The architecture addresses several challenges: context fragmentation, where debugging data is scattered; unclear governance boundaries hindering permission management; and slow iteration loops caused by inconsistent cloud-region practices.

The foundation rests on three core principles creating a unified, secure, and scalable platform.

image 1

Global Storex Instance

The first principle is a central-first sharded architecture featuring a central “brain” called Storex that coordinates regional system components. This global Storex instance functions as a traffic controller, providing engineers a unified interface for accessing databases regardless of physical location.

While this architecture centralizes access, sensitive data remains localized to comply with privacy and regulatory requirements. The system supports compliance across eight distinct regulatory domains with varying legal mandates on data storage and access.

Fine-Grained Access Control

The second principle establishes fine-grained access control, enforcing precise permissions at several levels:

  • The Team Level: determines which teams have access.
  • The Resource Level: controls access to specific databases or systems.
  • The RPC Level: governs allowable operations or function calls.

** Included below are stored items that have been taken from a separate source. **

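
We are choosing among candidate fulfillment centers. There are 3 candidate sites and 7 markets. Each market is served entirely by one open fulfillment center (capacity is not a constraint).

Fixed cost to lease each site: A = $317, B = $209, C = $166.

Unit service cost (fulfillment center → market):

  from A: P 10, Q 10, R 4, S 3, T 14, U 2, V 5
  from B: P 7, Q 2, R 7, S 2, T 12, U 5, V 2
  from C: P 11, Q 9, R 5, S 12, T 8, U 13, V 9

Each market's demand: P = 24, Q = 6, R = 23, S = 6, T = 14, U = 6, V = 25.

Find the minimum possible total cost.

Minimum total cost: 810

For any fixed open set, each market goes to its cheapest open site; total = fixed + service.
{B}: P→B 7·24=168, Q→B 2·6=12, R→B 7·23=161, S→B 2·6=12, T→B 12·14=168, U→B 5·6=30, V→B 2·25=50. Service 601; fixed 209; total 810.
{B, C}: P→B 7·24=168, Q→B 2·6=12, R→C 5·23=115, S→B 2·6=12, T→C 8·14=112, U→B 5·6=30, V→B 2·25=50. Service 499; fixed 375; total 874.
{A, B}: service 514 + fixed 526 = 1040
{A, B, C}: service 458 + fixed 692 = 1150
No other subset beats 810.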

This layered permissions framework ensures AI agents and engineers operate strictly within authorized boundaries, preventing unauthorized modifications.

Unified Orchestration

The third principle is unified orchestration, integrating all infrastructure services into one cohesive system.

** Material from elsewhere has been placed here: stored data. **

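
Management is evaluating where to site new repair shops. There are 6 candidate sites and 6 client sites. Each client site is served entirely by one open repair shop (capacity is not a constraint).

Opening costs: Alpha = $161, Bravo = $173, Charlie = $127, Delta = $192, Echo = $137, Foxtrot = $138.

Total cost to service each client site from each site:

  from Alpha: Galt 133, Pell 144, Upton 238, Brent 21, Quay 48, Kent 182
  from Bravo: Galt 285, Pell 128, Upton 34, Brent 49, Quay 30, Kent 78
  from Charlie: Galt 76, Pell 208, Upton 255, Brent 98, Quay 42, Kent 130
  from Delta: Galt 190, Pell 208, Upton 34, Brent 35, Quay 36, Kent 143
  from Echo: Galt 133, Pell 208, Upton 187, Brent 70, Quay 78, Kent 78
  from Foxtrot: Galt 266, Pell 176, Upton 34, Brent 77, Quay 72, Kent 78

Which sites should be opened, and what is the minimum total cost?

For any fixed open set, each client site goes to its cheapest open site; total = fixed + service.
{Bravo, Charlie}: Galt→Charlie 76, Pell→Bravo 128, Upton→Bravo 34, Brent→Bravo 49, Quay→Bravo 30, Kent→Bravo 78. Service 395; fixed 300; total 695.
{Charlie, Foxtrot}: Galt→Charlie 76, Pell→Foxtrot 176, Upton→Foxtrot 34, Brent→Foxtrot 77, Quay→Charlie 42, Kent→Foxtrot 78. Service 483; fixed 265; total 748.
{Alpha, Foxtrot}: service 458 + fixed 299 = 757
{Alpha, Bravo, Charlie, Delta, Echo, Foxtrot}: service 367 + fixed 928 = 1295
No other subset beats 695.

Open Bravo and Charlie; minimum total cost 695.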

This creates consistent abstractions, allowing engineers to interact with databases uniformly across AWS in Virginia, Azure in Europe, and Google Cloud in Asia, eliminating the need to manage cloud or region-specific differences.

AI Agent Implementation

The AI agent framework draws inspiration from MLflow’s prompt optimization tools and the DsPy system. Its key innovation lies in decoupling prompt design from tool implementation. Engineers define tools with simple Scala classes describing functionalities rather than complex AI instructions.

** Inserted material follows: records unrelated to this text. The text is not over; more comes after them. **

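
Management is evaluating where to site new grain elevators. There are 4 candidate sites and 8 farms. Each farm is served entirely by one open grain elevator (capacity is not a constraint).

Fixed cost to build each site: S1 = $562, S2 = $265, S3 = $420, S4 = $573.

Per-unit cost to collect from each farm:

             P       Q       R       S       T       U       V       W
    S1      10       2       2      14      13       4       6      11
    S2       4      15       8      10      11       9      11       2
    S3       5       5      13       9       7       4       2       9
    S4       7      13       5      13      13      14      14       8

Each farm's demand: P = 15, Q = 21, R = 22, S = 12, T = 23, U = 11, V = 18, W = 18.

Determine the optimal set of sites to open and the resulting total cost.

Open S3 only; minimum total cost 1397.

For any fixed open set, each farm goes to its cheapest open site; total = fixed + service.
{S3}: P→S3 5·15=75, Q→S3 5·21=105, R→S3 13·22=286, S→S3 9·12=108, T→S3 7·23=161, U→S3 4·11=44, V→S3 2·18=36, W→S3 9·18=162. Service 977; fixed 420; total 1397.
{S2, S3}: P→S2 4·15=60, Q→S3 5·21=105, R→S2 8·22=176, S→S3 9·12=108, T→S3 7·23=161, U→S3 4·11=44, V→S3 2·18=36, W→S2 2·18=36. Service 726; fixed 685; total 1411.
{S2}: service 1257 + fixed 265 = 1522
{S1, S2, S3, S4}: service 531 + fixed 1820 = 2351
(All 15 nonempty subsets were checked; S3 only is lowest.)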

Each tool uses a concise docstring enabling the large language model to infer input formats, output structure, and result interpretation automatically. This design supports rapid iteration, facilitating prompt experimentation and tool swapping without modifying underlying infrastructure, critical for effective chaos engineering and readiness during Shopify BFCM readiness efforts.

See the diagram below:

image 2

Agent Decision Loop

The AI agent operates within a continuous decision loop based on user input. The sequence includes:

  • User input routed through the Storex Router.
  • Response generation by the large language model (LLM) endpoint.
  • Tool calls to acquire additional data such as database metrics or logs if needed.
  • LLM processes tool outputs in context of the inquiry.
  • The loop repeats for more data or produces the final response.

Validation Framework

A validation framework ensures AI agent improvements do not cause regressions. It captures production snapshots representing database states, problems, and expected diagnostics—covering schemas, physical configurations, CPU usage, and IOPS.

These snapshots are replayed to the agent and assessed for accuracy and helpfulness by a judge LLM. Results are saved in Databricks tables to analyze trends and verify ongoing enhancements. This rigorous validation supports robust capacity planning for sustained Black Friday Cyber Monday scale testing under peak edge network requests per minute.

image 3

Multi-Agent Specialization

Rather than a monolithic AI agent, Databricks employs specialized agents targeting different expertise domains. A system and database issues agent addresses low-level technical problems, while a client-side traffic patterns agent focuses on application workload anomalies.

Additional domain-specific agents can be developed as needed, each with tailored prompts, tools, and context. These agents collaborate to deliver comprehensive root cause analysis, for example, correlating traffic spikes with database configuration changes.